Associate Professor Stephen Macfarlane said aged care providers did not have a clear understanding of what constituted a chemical restraint.

"I think that the proposed new standards around both behaviour management and the principles that relate to chemical restraint are deeply flawed," he told the aged care royal commission.

Dr Macfarlane said under the new standards, any drug prescribed for any reason other than the treatment of a diagnosed disorder would be considered a chemical restraint.

"To me that's a nonsense because it demonises completely innocuous medications," the head of clinical services at HammondCare's The Dementia Centre said.

He said there was also "a lot of looseness" in the new principles around the use of antipsychotics because the behavioural and psychological symptoms of dementia are by definition symptoms of a diagnosed condition, meaning an antipsychotic can be prescribed.

Dr Juanita Westbury did not believe the new principles on the use of physical and chemical restraint in aged care facilities would make much difference in addressing the overuse of psychotropic medications.

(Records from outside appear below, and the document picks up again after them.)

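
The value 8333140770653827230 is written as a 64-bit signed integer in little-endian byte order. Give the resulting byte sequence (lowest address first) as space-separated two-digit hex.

8333140770653827230 in hexadecimal, padded to 64 bits, is 0x73A543614A25709E.
Split into bytes (most-significant first): 73 A5 43 61 4A 25 70 9E.
In little-endian order the low byte comes first in memory.
So at ascending addresses the bytes are 9E 70 25 4A 61 43 A5 73.

9E 70 25 4A 61 43 A5 73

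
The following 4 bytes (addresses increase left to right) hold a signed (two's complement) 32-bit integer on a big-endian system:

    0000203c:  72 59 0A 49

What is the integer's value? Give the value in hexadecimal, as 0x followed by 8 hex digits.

0x72590A49

Big-endian: lowest address holds the most-significant byte.
The bytes are already most-significant first: 0x72590A49.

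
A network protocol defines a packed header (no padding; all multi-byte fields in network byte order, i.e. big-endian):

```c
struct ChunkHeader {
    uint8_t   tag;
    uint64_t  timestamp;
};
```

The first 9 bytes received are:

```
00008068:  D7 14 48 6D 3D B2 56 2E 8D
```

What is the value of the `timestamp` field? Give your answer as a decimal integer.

1461538190834151053

`timestamp` follows `tag` (1 byte), so it starts at byte offset 1 and occupies 8 bytes.
Bytes at offsets 1..8: 14 48 6D 3D B2 56 2E 8D.
Big-endian: lowest address holds the most-significant byte.
The bytes are already most-significant first: 0x14486D3DB2562E8D.
0x14486D3DB2562E8D = 1461538190834151053.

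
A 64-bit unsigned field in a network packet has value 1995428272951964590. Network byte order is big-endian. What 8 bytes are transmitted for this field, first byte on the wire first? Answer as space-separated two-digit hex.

1B B1 2F 71 28 12 B3 AE

1995428272951964590 in hexadecimal, padded to 64 bits, is 0x1BB12F712812B3AE.
Split into bytes (most-significant first): 1B B1 2F 71 28 12 B3 AE.
Big-endian: lowest address holds the most-significant byte.
So the memory order matches the most-significant-first order: 1B B1 2F 71 28 12 B3 AE.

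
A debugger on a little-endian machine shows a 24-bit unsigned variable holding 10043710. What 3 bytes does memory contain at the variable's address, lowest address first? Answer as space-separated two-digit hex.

3E 41 99

10043710 in hexadecimal, padded to 24 bits, is 0x99413E.
Split into bytes (most-significant first): 99 41 3E.
Little-endian: lowest address holds the least-significant byte.
So at ascending addresses the bytes are 3E 41 99.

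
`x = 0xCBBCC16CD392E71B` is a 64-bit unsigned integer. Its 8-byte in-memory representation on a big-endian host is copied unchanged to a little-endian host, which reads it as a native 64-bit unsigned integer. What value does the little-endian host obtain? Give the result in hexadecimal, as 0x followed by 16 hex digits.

Stored big-endian, the bytes at ascending addresses are CB BC C1 6C D3 92 E7 1B.
Read back as little-endian, the first byte is least significant, giving 0x1BE792D36CC1BCCB.

0x1BE792D36CC1BCCB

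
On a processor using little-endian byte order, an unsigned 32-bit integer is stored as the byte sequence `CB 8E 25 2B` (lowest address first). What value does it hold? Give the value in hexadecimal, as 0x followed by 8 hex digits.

Little-endian: lowest address holds the least-significant byte.
Reassemble most-significant byte first: 2B 25 8E CB → 0x2B258ECB.

0x2B258ECB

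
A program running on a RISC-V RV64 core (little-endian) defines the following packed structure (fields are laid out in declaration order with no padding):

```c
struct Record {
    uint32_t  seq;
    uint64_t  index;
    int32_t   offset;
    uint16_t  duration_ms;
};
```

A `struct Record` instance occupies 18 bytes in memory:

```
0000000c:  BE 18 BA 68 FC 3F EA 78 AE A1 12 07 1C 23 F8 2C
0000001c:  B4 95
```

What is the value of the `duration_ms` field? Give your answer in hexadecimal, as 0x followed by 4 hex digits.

`duration_ms` follows `seq` (4 B), `index` (8 B), `offset` (4 B), so it starts at offset 4 + 8 + 4 = 16 and occupies 2 bytes.
Bytes at offsets 16..17: B4 95.
Little-endian stores the least-significant byte at the lowest address.
Reassemble most-significant byte first: 95 B4 → 0x95B4.

0x95B4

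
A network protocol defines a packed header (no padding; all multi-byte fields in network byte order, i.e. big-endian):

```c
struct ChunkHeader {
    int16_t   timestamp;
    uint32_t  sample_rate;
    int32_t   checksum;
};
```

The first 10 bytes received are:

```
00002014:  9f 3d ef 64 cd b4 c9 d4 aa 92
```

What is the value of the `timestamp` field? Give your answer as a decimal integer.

`timestamp` is the first field, at byte offset 0, occupying 2 bytes.
Bytes at offsets 0..1: 9F 3D.
Big-endian: lowest address holds the most-significant byte.
The bytes are already most-significant first: 0x9F3D.
Top bit is set, so as a signed 16-bit value this is 0x9F3D − 2^16 = -24771.

-24771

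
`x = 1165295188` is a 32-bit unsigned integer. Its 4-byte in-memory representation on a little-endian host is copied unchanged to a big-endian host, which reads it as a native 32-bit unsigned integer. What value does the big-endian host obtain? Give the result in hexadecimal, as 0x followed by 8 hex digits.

1165295188 in 32-bit hexadecimal is 0x4574FE54.
Stored little-endian, the bytes at ascending addresses are 54 FE 74 45.
Read back as big-endian, the last byte is least significant, giving 0x54FE7445.

0x54FE7445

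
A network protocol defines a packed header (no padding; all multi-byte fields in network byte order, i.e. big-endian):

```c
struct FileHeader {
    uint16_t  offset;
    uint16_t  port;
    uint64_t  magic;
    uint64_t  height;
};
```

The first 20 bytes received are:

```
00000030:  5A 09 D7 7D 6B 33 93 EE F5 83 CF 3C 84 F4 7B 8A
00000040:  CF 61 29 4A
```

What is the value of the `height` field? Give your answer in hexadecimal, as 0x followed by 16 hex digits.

0x84F47B8ACF61294A

`height` follows `offset` (2 B), `port` (2 B), `magic` (8 B), so it starts at offset 2 + 2 + 8 = 12 and occupies 8 bytes.
Bytes at offsets 12..19: 84 F4 7B 8A CF 61 29 4A.
Big-endian: lowest address holds the most-significant byte.
The bytes are already most-significant first: 0x84F47B8ACF61294A.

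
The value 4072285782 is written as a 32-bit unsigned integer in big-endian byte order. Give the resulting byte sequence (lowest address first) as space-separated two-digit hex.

4072285782 in hexadecimal, padded to 32 bits, is 0xF2BA2656.
Split into bytes (most-significant first): F2 BA 26 56.
Big-endian: lowest address holds the most-significant byte.
So the memory order matches the most-significant-first order: F2 BA 26 56.

F2 BA 26 56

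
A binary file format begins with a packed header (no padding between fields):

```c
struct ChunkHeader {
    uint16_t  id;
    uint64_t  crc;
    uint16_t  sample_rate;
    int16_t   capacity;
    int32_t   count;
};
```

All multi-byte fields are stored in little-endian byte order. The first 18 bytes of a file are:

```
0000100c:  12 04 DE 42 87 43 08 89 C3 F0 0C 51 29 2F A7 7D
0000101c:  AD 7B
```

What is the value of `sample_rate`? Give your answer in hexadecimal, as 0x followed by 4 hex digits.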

"They say there is no informed consent required to use these medications, it just says that it is advisable to inform the resident or their legal proxy that they've been used, if possible."

Dr Westbury said the principles stipulated protections and safeguards for physical restraints, requiring informed consent, proper assessment, monitoring and a maximum period for their use.

The same requirements were not stipulated for the use of chemical restraint, the senior lecturer at the University of Tasmania's Wicking Dementia Research and Education Centre said.

"It seems like in a way it endorses the use of chemical restraint as opposed to physical restraint and it's quite concerning," Dr Westbury said.

Representatives from the federal health department and the new national regulator, the Aged Care Quality and Safety Commission, will give evidence at the royal commission's Sydney hearing on Thursday.